Melbourne: BHP Billiton, the world’s biggest miner, plans to pour $80 billion into expansions over the next five years rather than chase ambitious takeovers, after nearly doubling first-half profits to a record on booming demand for iron ore and copper.
The Anglo-Australian company also said it would more than double its share buyback to $10 billion this year, bowing to investor demands to put its growing cash pile to work.
“The biggest surprise is the commitment to spend $80 billion over the next five years,” said James Bruce, portfolio manager at Perpetual Investments, one of BHP’s top 10 Australian shareholders.
“We think this demonstrates the challenges that the industry is having satisfying rising demand, while replacing declining production from mature operations,” he said.
Spurred by strong demand from China and India, BHP and its main competitors Rio Tinto and Xstrata plan to spend more than $110 billion on expansion projects over the next five years.

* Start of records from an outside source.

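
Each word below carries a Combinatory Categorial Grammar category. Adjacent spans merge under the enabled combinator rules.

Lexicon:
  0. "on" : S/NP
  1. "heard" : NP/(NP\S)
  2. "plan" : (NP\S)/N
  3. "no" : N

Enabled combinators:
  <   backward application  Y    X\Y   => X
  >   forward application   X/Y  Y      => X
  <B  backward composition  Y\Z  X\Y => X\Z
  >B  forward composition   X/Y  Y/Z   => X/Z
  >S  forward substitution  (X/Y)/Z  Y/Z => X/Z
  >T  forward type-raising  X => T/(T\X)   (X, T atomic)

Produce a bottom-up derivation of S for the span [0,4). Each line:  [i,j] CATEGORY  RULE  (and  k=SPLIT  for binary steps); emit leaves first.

[0,4] S   >
  [0,1] "on" : S/NP
  [1,4] NP   >
    [1,3] NP/N   >B
      [1,2] "heard" : NP/(NP\S)
      [2,3] "plan" : (NP\S)/N
    [3,4] "no" : N

[0,1] S/NP  lex  "on"
[1,2] NP/(NP\S)  lex  "heard"
[2,3] (NP\S)/N  lex  "plan"
[1,3] NP/N  >B  k=2
[3,4] N  lex  "no"
[1,4] NP  >  k=3
[0,4] S  >  k=1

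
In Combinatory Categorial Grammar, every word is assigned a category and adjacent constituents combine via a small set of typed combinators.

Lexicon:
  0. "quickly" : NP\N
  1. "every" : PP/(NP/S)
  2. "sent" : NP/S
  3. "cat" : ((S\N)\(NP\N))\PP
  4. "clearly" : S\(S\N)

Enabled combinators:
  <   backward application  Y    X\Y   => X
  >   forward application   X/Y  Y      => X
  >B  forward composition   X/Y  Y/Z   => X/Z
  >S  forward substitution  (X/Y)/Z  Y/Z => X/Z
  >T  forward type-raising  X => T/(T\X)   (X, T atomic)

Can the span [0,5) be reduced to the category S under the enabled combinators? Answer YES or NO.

YES

[0,5] S   <
  [0,4] S\N   <
    [0,1] "quickly" : NP\N
    [1,4] (S\N)\(NP\N)   <
      [1,3] PP   >
        [1,2] "every" : PP/(NP/S)
        [2,3] "sent" : NP/S
      [3,4] "cat" : ((S\N)\(NP\N))\PP
  [4,5] "clearly" : S\(S\N)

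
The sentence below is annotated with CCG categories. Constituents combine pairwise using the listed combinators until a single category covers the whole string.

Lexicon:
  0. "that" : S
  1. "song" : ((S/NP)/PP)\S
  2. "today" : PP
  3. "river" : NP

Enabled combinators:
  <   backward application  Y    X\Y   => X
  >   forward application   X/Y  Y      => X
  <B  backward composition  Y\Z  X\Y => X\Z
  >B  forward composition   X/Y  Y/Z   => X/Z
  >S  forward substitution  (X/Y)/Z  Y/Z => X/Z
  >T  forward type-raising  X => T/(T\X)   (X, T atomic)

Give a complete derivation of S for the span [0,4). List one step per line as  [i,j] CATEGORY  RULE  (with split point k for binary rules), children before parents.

[0,4] S   >
  [0,3] S/NP   >
    [0,2] (S/NP)/PP   <
      [0,1] "that" : S
      [1,2] "song" : ((S/NP)/PP)\S
    [2,3] "today" : PP
  [3,4] "river" : NP

[0,1] S  lex  "that"
[1,2] ((S/NP)/PP)\S  lex  "song"
[0,2] (S/NP)/PP  <  k=1
[2,3] PP  lex  "today"
[0,3] S/NP  >  k=2
[3,4] NP  lex  "river"
[0,4] S  >  k=3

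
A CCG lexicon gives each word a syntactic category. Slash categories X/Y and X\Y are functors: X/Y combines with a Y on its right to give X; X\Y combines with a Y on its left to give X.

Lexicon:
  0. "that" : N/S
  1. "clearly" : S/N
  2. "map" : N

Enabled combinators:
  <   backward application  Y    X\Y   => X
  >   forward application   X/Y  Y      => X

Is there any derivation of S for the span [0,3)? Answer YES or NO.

N/S S/N N
CKY chart[0,3] = {N}; S ∉ chart

NO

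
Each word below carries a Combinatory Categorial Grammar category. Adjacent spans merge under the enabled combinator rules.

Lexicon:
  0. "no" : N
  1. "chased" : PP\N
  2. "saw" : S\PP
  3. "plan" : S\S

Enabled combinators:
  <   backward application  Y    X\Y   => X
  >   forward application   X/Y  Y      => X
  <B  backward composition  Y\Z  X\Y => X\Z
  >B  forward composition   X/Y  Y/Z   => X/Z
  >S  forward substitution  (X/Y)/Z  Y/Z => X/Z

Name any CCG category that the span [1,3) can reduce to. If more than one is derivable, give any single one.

S\N

[0,4] S   <
  [0,1] "no" : N
  [1,4] S\N   <B
    [1,3] S\N   <B
      [1,2] "chased" : PP\N
      [2,3] "saw" : S\PP
    [3,4] "plan" : S\S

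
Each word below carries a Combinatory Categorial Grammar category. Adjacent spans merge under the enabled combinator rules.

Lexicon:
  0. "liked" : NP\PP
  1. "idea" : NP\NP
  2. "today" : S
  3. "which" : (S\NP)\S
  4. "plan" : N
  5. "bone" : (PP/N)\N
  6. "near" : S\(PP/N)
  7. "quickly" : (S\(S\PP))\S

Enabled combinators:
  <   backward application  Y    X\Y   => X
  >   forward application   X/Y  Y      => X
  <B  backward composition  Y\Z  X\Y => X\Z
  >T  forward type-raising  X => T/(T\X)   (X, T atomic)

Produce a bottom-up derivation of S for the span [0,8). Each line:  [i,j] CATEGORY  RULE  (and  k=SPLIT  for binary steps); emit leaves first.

[0,8] S   <
  [0,4] S\PP   <B
    [0,1] "liked" : NP\PP
    [1,4] S\NP   <B
      [1,2] "idea" : NP\NP
      [2,4] S\NP   <
        [2,3] "today" : S
        [3,4] "which" : (S\NP)\S
  [4,8] S\(S\PP)   <
    [4,7] S   >
      [4,5] S/(S\N)   >T
        [4,5] "plan" : N
      [5,7] S\N   <B
        [5,6] "bone" : (PP/N)\N
        [6,7] "near" : S\(PP/N)
    [7,8] "quickly" : (S\(S\PP))\S

[0,1] NP\PP  lex  "liked"
[1,2] NP\NP  lex  "idea"
[2,3] S  lex  "today"
[3,4] (S\NP)\S  lex  "which"
[2,4] S\NP  <  k=3
[1,4] S\NP  <B  k=2
[0,4] S\PP  <B  k=1
[4,5] N  lex  "plan"
[4,5] S/(S\N)  >T
[5,6] (PP/N)\N  lex  "bone"
[6,7] S\(PP/N)  lex  "near"
[5,7] S\N  <B  k=6
[4,7] S  >  k=5
[7,8] (S\(S\PP))\S  lex  "quickly"
[4,8] S\(S\PP)  <  k=7
[0,8] S  <  k=4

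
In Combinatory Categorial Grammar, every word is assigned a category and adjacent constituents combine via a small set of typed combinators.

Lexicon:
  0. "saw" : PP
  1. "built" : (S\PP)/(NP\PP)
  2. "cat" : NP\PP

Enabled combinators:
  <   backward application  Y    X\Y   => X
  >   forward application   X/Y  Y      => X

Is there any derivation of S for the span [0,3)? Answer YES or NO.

[0,3] S   <
  [0,1] "saw" : PP
  [1,3] S\PP   >
    [1,2] "built" : (S\PP)/(NP\PP)
    [2,3] "cat" : NP\PP

YES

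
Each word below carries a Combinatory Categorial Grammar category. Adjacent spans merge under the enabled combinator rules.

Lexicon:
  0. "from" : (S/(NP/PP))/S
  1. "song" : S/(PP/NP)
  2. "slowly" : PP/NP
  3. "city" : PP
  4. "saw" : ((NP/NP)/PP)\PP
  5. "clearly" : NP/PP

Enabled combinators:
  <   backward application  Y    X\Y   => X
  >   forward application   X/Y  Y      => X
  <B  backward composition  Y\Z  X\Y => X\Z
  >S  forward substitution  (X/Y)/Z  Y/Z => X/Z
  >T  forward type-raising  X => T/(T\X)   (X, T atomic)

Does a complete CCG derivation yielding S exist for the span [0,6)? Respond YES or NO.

[0,6] S   >
  [0,3] S/(NP/PP)   >
    [0,1] "from" : (S/(NP/PP))/S
    [1,3] S   >
      [1,2] "song" : S/(PP/NP)
      [2,3] "slowly" : PP/NP
  [3,6] NP/PP   >S
    [3,5] (NP/NP)/PP   <
      [3,4] "city" : PP
      [4,5] "saw" : ((NP/NP)/PP)\PP
    [5,6] "clearly" : NP/PP

YES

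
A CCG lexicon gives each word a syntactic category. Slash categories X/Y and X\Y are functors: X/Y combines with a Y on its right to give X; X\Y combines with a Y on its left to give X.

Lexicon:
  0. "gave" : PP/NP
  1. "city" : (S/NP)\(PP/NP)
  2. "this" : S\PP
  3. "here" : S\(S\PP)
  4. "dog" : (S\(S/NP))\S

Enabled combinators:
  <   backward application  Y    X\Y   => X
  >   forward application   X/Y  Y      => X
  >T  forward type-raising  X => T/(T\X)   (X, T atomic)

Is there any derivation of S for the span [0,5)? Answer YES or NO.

YES

[0,5] S   <
  [0,2] S/NP   <
    [0,1] "gave" : PP/NP
    [1,2] "city" : (S/NP)\(PP/NP)
  [2,5] S\(S/NP)   <
    [2,4] S   <
      [2,3] "this" : S\PP
      [3,4] "here" : S\(S\PP)
    [4,5] "dog" : (S\(S/NP))\S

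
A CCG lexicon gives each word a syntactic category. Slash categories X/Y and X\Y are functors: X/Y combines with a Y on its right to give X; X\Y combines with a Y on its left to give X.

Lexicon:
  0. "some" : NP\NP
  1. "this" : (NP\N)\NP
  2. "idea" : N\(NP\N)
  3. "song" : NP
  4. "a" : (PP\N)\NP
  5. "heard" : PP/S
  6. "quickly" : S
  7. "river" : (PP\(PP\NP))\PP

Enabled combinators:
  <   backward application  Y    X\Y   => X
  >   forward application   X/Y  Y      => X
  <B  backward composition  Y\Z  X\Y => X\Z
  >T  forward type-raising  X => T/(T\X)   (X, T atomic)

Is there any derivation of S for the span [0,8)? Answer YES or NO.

NP\NP (NP\N)\NP N\(NP\N) NP (PP\N)\NP PP/S S (PP\(PP\NP))\PP
CKY chart[0,8] = {N/(N\PP), NP/(NP\PP), PP, PP/(PP\PP), S/(S\PP)}; S ∉ chart

NO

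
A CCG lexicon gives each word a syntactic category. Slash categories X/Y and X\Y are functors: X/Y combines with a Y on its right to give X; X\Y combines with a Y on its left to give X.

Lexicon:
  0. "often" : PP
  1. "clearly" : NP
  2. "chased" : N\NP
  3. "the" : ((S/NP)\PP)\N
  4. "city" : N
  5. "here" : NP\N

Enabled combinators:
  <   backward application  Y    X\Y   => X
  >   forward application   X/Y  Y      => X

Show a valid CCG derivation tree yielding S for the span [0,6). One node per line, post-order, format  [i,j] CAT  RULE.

[0,6] S   >
  [0,4] S/NP   <
    [0,1] "often" : PP
    [1,4] (S/NP)\PP   <
      [1,3] N   <
        [1,2] "clearly" : NP
        [2,3] "chased" : N\NP
      [3,4] "the" : ((S/NP)\PP)\N
  [4,6] NP   <
    [4,5] "city" : N
    [5,6] "here" : NP\N

[0,1] PP  lex  "often"
[1,2] NP  lex  "clearly"
[2,3] N\NP  lex  "chased"
[1,3] N  <  k=2
[3,4] ((S/NP)\PP)\N  lex  "the"
[1,4] (S/NP)\PP  <  k=3
[0,4] S/NP  <  k=1
[4,5] N  lex  "city"
[5,6] NP\N  lex  "here"
[4,6] NP  <  k=5
[0,6] S  >  k=4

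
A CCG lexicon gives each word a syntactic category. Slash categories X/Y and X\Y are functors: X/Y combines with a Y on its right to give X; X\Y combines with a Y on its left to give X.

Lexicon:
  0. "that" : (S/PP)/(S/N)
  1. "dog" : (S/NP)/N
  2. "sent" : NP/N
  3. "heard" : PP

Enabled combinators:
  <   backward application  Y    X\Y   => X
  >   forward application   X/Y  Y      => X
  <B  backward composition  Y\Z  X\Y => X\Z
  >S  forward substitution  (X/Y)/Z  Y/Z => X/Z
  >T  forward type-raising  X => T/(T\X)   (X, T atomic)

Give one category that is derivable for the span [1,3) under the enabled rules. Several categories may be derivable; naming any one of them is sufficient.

S/N

[0,4] S   >
  [0,3] S/PP   >
    [0,1] "that" : (S/PP)/(S/N)
    [1,3] S/N   >S
      [1,2] "dog" : (S/NP)/N
      [2,3] "sent" : NP/N
  [3,4] "heard" : PP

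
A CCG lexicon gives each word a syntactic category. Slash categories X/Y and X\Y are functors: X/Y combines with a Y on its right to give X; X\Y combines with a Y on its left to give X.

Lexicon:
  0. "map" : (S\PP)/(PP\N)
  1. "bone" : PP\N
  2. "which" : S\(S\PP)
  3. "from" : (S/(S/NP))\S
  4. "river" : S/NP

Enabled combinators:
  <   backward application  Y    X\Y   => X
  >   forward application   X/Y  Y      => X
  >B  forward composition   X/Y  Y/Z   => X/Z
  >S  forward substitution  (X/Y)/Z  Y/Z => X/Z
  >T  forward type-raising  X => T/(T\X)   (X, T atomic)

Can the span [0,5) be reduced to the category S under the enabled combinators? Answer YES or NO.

YES

[0,5] S   >
  [0,4] S/(S/NP)   <
    [0,3] S   <
      [0,2] S\PP   >
        [0,1] "map" : (S\PP)/(PP\N)
        [1,2] "bone" : PP\N
      [2,3] "which" : S\(S\PP)
    [3,4] "from" : (S/(S/NP))\S
  [4,5] "river" : S/NP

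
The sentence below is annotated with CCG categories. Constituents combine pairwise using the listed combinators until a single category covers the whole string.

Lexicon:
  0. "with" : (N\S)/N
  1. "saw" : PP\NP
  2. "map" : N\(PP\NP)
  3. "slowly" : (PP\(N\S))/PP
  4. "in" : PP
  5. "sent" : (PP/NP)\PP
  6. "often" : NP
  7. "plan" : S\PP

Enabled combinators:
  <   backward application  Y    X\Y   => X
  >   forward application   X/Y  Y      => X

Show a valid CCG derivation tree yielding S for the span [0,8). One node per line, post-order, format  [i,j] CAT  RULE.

[0,8] S   <
  [0,7] PP   <
    [0,3] N\S   >
      [0,1] "with" : (N\S)/N
      [1,3] N   <
        [1,2] "saw" : PP\NP
        [2,3] "map" : N\(PP\NP)
    [3,7] PP\(N\S)   >
      [3,4] "slowly" : (PP\(N\S))/PP
      [4,7] PP   >
        [4,6] PP/NP   <
          [4,5] "in" : PP
          [5,6] "sent" : (PP/NP)\PP
        [6,7] "often" : NP
  [7,8] "plan" : S\PP

[0,1] (N\S)/N  lex  "with"
[1,2] PP\NP  lex  "saw"
[2,3] N\(PP\NP)  lex  "map"
[1,3] N  <  k=2
[0,3] N\S  >  k=1
[3,4] (PP\(N\S))/PP  lex  "slowly"
[4,5] PP  lex  "in"
[5,6] (PP/NP)\PP  lex  "sent"
[4,6] PP/NP  <  k=5
[6,7] NP  lex  "often"
[4,7] PP  >  k=6
[3,7] PP\(N\S)  >  k=4
[0,7] PP  <  k=3
[7,8] S\PP  lex  "plan"
[0,8] S  <  k=7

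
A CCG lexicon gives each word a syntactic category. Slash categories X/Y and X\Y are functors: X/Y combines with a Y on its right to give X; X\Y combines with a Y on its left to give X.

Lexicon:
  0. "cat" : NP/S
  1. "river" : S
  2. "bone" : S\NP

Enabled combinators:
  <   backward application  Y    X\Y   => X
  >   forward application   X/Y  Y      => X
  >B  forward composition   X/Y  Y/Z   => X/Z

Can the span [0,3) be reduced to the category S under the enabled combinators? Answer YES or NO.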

In 2011, the companies will target more iron ore and coal capacity in Western Australia and more copper capacity in Mongolia, Chile and Peru.
BHP chief executive Marius Kloppers, speaking after the miner announced a net underlying profit for the July-December period of $10.7 billion, said the firm’s preference was to spend on expansions given the difficulty in securing the large acquisitions it has been eyeing.
BHP has had to ditch three major deals over the past three years, including its $39 billion bid for top global fertilizer maker Potash Corp last year, due largely to regulatory concerns.
“In addition, where we currently stand in the commodity price cycle probably has increased price expectations for those assets,” Kloppers told analysts. “As one looks at a buy versus build equation, the clear opportunity for us is to continue to invest money in our organic portfolio.”
While Kloppers played down the prospects of any near term acquisitions, investors doubted deals were off BHP’s agenda.
“They’re on the backburner only to the extent that at the moment with today’s inflated commodity prices they would probably have difficulty finding anything which would create value for them. I’m sure they’d be looking,” said Peter Chilton, an analyst at Constellation Capital Management.
Kloppers forecast a strong outlook for commodities markets due to tight supplies, a factor he said industry analysts had long underestimated, but like Rio Tinto last week, warned prices could be volatile.
He also confirmed he had harboured concerns about Chinese and competitor espionage of his business, citing it as a reason behind his push for market pricing of key commodities such as iron ore.
The Sydney Morning Herald newspaper, citing diplomatic cables obtained from Wikileaks, said Kloppers once offered to trade intelligence with Washington on China after telling a US diplomat about the extent of Chinese surveillance of his firm at a time when he was pushing customers there to switch from closed-door annual price negotiations.
“One of the reasons we have pushed so hard for market-clearing prices is so that these sorts of things are not a concern,” Kloppers told reporters when asked to confirm if he was concerned about espionage from China and mining rivals.
Fuelled by record or near record prices for iron ore, copper and other metals, BHP’s attributable profit before exceptional items soared to $10.7 billion for July-December from $5.7 billion a year ago, beating an average forecast of $10.3 billion from 14 analysts.
First-half earnings from iron ore nearly tripled, while earnings from base metals, including copper, jumped 45%.
BHP’s $10 billion buyback, expanded from $4.2 billion, follows Rio Tinto’s plan to return $5 billion to shareholders over the next two years, which some investors considered too little.
Investors had high hopes for a big share buyback as the miner is nearly debt free, its cashflow is booming and its failure to complete major takeovers limit its expansion options.
In the two weeks leading up to the result, BHP’s shares rallied 9% to a 33-month high on expectations of a buyback. Its shares slipped 1.6% to A$46.59 in a flat broader market, partly as its dividend increase was disappointing to retail investors. London shares eased 0.5%.
BHP stepped up its interim dividend by 10% to 46 cents a share, below broker forecasts of around 49 cents.
“We would have liked to see more dividend, because we think that is of value to people who are continuing shareholders in the business,” said Ross Barker, managing director of Australian Foundation Investment Co, one of BHP’s top five shareholders in Australia.
BHP’s $80 billion expansion plan over the next five years includes expanding its Olympic Dam copper and uranium mine in Australia, with a decision expected in 2012 and the Jansen potash project in Canada.
Petroleum earnings, which set BHP apart from its mining peers, rose 23%.
BHP said sharp cost increases cut its earnings by $521 million. Kloppers said while materials cost increases were offset by price increases on BHP’s key products, labour shortages were starting to bite, particularly in engineering jobs in Western Australia where billions of dollars of iron ore and oil and gas projects are competing for manpower.